I know I will get shouted down for this, but where there isn't abuse and where the alternative is two financially strapped parents and a distressed child, it would take a lot for me to leave.

MumsOnCrack · 14/09/2017 23:00

I agree with @opheliacat - especially if he's a good Dad - I'm not sure I could.

junebirthdaygirl · 14/09/2017 23:00

You could go to counselling on your own. That would give you a chance to sort your thoughts. If yoyr dh is working long hours and neglecting you and ds or is too tired for sex then he needs to hear how he is in danger of losing you..and presumably ds too for most of the time.

MumsOnCrack · 14/09/2017 23:01

But...it's probably worth speaking to him about how you're feeling. I would certainly make it known that you're not 100% happy.
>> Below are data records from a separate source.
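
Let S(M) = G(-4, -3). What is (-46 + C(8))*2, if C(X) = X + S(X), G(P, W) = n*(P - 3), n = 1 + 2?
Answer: -118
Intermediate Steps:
n = 3
G(P, W) = -9 + 3*P (G(P, W) = 3*(P - 3) = 3*(-3 + P) = -9 + 3*P)
S(M) = -21 (S(M) = -9 + 3*(-4) = -9 - 12 = -21)
C(X) = -21 + X (C(X) = X - 21 = -21 + X)
(-46 + C(8))*2 = (-46 + (-21 + 8))*2 = (-46 - 13)*2 = -59*2 = -118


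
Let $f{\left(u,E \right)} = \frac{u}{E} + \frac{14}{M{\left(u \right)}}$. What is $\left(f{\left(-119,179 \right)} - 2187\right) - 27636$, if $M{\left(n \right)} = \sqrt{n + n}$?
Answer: $- \frac{5338436}{179} - \frac{i \sqrt{238}}{17} \approx -29824.0 - 0.90749 i$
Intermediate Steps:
$M{\left(n \right)} = \sqrt{2} \sqrt{n}$ ($M{\left(n \right)} = \sqrt{2 n} = \sqrt{2} \sqrt{n}$)
$f{\left(u,E \right)} = \frac{u}{E} + \frac{7 \sqrt{2}}{\sqrt{u}}$ ($f{\left(u,E \right)} = \frac{u}{E} + \frac{14}{\sqrt{2} \sqrt{u}} = \frac{u}{E} + 14 \frac{\sqrt{2}}{2 \sqrt{u}} = \frac{u}{E} + \frac{7 \sqrt{2}}{\sqrt{u}}$)
$\left(f{\left(-119,179 \right)} - 2187\right) - 27636 = \left(\left(- \frac{119}{179} + \frac{7 \sqrt{2}}{i \sqrt{119}}\right) - 2187\right) - 27636 = \left(\left(\left(-119\right) \frac{1}{179} + 7 \sqrt{2} \left(- \frac{i \sqrt{119}}{119}\right)\right) - 2187\right) - 27636 = \left(\left(- \frac{119}{179} - \frac{i \sqrt{238}}{17}\right) - 2187\right) - 27636 = \left(- \frac{391592}{179} - \frac{i \sqrt{238}}{17}\right) - 27636 = - \frac{5338436}{179} - \frac{i \sqrt{238}}{17}$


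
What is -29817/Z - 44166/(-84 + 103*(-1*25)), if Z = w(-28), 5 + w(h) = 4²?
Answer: -78797577/29249 ≈ -2694.0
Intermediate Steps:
w(h) = 11 (w(h) = -5 + 4² = -5 + 16 = 11)
Z = 11
-29817/Z - 44166/(-84 + 103*(-1*25)) = -29817/11 - 44166/(-84 + 103*(-1*25)) = -29817*1/11 - 44166/(-84 + 103*(-25)) = -29817/11 - 44166/(-84 - 2575) = -29817/11 - 44166/(-2659) = -29817/11 - 44166*(-1/2659) = -29817/11 + 44166/2659 = -78797577/29249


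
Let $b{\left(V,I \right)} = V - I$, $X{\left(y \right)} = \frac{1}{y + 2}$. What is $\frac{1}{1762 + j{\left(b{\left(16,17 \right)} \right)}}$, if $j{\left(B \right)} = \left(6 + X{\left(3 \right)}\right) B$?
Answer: $\frac{5}{8779} \approx 0.00056954$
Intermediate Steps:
$X{\left(y \right)} = \frac{1}{2 + y}$
$j{\left(B \right)} = \frac{31 B}{5}$ ($j{\left(B \right)} = \left(6 + \frac{1}{2 + 3}\right) B = \left(6 + \frac{1}{5}\right) B = \frac{31 B}{5}$)
$\frac{1}{1762 + j{\left(b{\left(16,17 \right)} \right)}} = \frac{1}{1762 + \frac{31 \left(16 - 17\right)}{5}} = \frac{1}{1762 + \frac{31}{5} \left(-1\right)} = \frac{1}{1762 - \frac{31}{5}} = \frac{1}{\frac{8779}{5}} = \frac{5}{8779}$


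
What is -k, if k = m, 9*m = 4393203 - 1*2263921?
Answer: -2129282/9 ≈ -2.3659e+5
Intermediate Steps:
m = 2129282/9 (m = (4393203 - 1*2263921)/9 = (4393203 - 2263921)/9 = (⅑)*2129282 = 2129282/9 ≈ 2.3659e+5)
k = 2129282/9 ≈ 2.3659e+5
-k = -1*2129282/9 = -2129282/9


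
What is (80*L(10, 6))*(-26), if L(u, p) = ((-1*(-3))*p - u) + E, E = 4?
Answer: -24960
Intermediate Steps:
L(u, p) = 4 - u + 3*p (L(u, p) = ((-1*(-3))*p - u) + 4 = (3*p - u) + 4 = (-u + 3*p) + 4 = 4 - u + 3*p)
(80*L(10, 6))*(-26) = (80*(4 - 1*10 + 3*6))*(-26) = (80*(4 - 10 + 18))*(-26) = (80*12)*(-26) = 960*(-26) = -24960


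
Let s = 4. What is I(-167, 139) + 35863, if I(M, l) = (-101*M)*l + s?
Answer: 2380380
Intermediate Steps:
I(M, l) = 4 - 101*M*l (I(M, l) = (-101*M)*l + 4 = -101*M*l + 4 = 4 - 101*M*l)
I(-167, 139) + 35863 = (4 - 101*(-167)*139) + 35863 = (4 + 2344513) + 35863 = 2344517 + 35863 = 2380380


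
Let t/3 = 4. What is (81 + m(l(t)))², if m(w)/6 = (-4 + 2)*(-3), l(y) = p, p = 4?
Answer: 13689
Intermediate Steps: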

At least then he stands a chance to make your relationship better.

user1497997754 · 14/09/2017 23:11

How do you know you could be happier with someone else....you haven't tried....marriage is hard work sometimes you get out what you both put in....seriously it sounds as though you both have got into a rut...all marriages go through this.....you both need to spend sometime together to reignite the intimacy.....you still love him....he still loves you...so you have the basis to work things out....I have been in your situation so do understand....but I am so glad me and hubby are still together and loved each other enough to put in the work that was needed to give our marriage the kick up the ass it needed as we had taken each other for granted and stopped appreciating each other....

chitofftheshovel · 14/09/2017 23:12

The grass is not always (is it ever?) greener on the other side. Honestly, it's a shit cliche but true.

Wolftigersnailxxx · 14/09/2017 23:18

Again, thank you everyone.

I know I owe it to my son to give our marriage a chance. And DH.